What version of osmium-tool are you using?
osmium version 1.13.2 (v1.13.2-4-gf0657f8) libosmium version 2.17.1 Supported PBF compression types: none zlib lz4
What operating system version are you using?
Ubuntu 18.04.6 LTS
Tell us something about your system
8 CPU cores 32 GB RAM
What did you do exactly?
I have a custom-made pbf (contains nodes and ways, but no relations) filling the area of Luxembourg, and I attempted to extract a region corresponding to one of the two level 8 mercator tiles that contain Lux: 5.625,49.83798245308484,7.03125,50.73645513701065
With my file (15 MB), this fills up my system's RAM (32 GB) on the first pass and is killed. I tried check-refs to validate my file, and the same thing happened.

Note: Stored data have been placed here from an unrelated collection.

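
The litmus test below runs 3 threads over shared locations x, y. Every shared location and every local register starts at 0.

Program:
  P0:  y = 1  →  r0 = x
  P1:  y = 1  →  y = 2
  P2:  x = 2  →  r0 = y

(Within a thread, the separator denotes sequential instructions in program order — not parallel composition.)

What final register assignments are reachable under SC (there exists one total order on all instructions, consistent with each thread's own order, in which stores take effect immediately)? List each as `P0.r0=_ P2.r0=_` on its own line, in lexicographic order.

outcome vector order: (P0.r0,P2.r0)
|SC outcomes| = 5

P0.r0=0 P2.r0=1
P0.r0=0 P2.r0=2
P0.r0=2 P2.r0=0
P0.r0=2 P2.r0=1
P0.r0=2 P2.r0=2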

Eventually I tried renumbering my file, and afterwards, extract works very quickly, correctly, and with very little RAM. I am using large node IDs (which I can't really avoid for reasons) up to ~2e16 integers, so I set out to recreate the issue on an official extract:
wget https://download.geofabrik.de/europe/luxembourg-latest.osm.pbf osmium renumber luxembourg-latest.osm.pbf -o renum-1e16.osm.pbf -s 10000000000000000 osmium renumber luxembourg-latest.osm.pbf -o renum-2e16.osm.pbf -s 20000000000000000 etc, with the following extract: osmium extract -b 5.625,49.83798245308484,7.03125,50.73645513701065 renum-3e16.osm.pbf -o renum-extract.osm.pbf -O -v
These are all still reasonable numbers, since they are far below the upper limit of 2^63-1 ~ 9.22e18 I found that 1e16, 2e16, and 3e16 respectively used a max of 9, 18, and 28 GB of RAM (a linear increase in node ID number despite constant node count), with anything larger being killed.
I can work around this with renumbering, but this prevents work from being done in parallel on different machines which don't have access to the same renumbering index.